Freedom of Information requests to the 33 local authorities in London and the councils responsible for 10 other major UK cities also revealed that none have ever carried out an assessment of bird-window collisions in their areas.

This is despite the British Trust for Ornithology‘s (BTO) alarming estimation that up to 100 million birds crash into the windows of buildings in the UK each year, with one-third of these birds dying as a result.

David Noble, a scientist who is investigating the issue of window-strike risks for the BTO, warned that building collisions could be accelerating the decline in bird numbers in the UK.

“UK bird numbers are declining overall and although evidence is lacking, collisions could be a contributing factor for any particularly vulnerable species, whether urban residents or nocturnal migrants or due to some other factor,” he told Dezeen.

The lack of council-led assessments reflects a wider shortfall in data on bird collisions, Noble added.

“We know from experience and through ring recoveries that bird-glass collisions occur but the magnitude of mortality and evidence for population-level impact in the UK and in Europe is little-studied and remains largely unknown.”

Bird-friendly legislation “would be both helpful and precautionary”

Noble called for legislation to require those working in the built environment to deliver bird-friendly buildings.

“Regarding policies to require architects and builders to implement bird-friendly windows and glass, moving in that direction would be both helpful and precautionary,” he said.
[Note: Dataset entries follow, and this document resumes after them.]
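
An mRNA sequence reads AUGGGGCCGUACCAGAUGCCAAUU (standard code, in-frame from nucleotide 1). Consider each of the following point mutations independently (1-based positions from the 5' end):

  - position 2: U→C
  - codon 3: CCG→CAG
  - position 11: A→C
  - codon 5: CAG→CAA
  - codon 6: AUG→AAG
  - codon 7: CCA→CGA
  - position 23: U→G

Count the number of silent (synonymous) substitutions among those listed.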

Through their planning policies, which are informed by national government guidance, councils are able to control new development in their areas.Read:Glass facades are “the main culprit” for billions of annual bird deaths

Councils in the UK have duties set by the governments of EnglandScotlandWales and Northern Ireland to consider the protection of biodiversity in their planning policies – but this guidance is focused on ensuring new developments do not affect habitats and not on preventing building strikes.

The Local Government Association, which represents councils in England and Wales, said it was not able to comment on Dezeen’s findings.

The Department for Levelling Up, Housing and Communities, which oversees planning policy in England for the UK government, did not respond to a request for comment.

“Change can and should come from within the industry”

Worldwide, it is estimated that collisions with buildings cause billions of bird deaths a year.

This is because birds can mistake windows for continued space or become disorientated by interior lighting that shines through them at night.

However, research suggests these fatalities can be minimised through simple measures such as opting for fritted or patterned glass on a facade, which is one of the most common ways to make glass on buildings visible to birds.

In response to Dezeen’s findings, senior vice president of animal rights organisation PETA Colleen O’Brien said that legislation and assessments could help save the lives of birds, but that architects should not wait for these to design bird-friendly buildings.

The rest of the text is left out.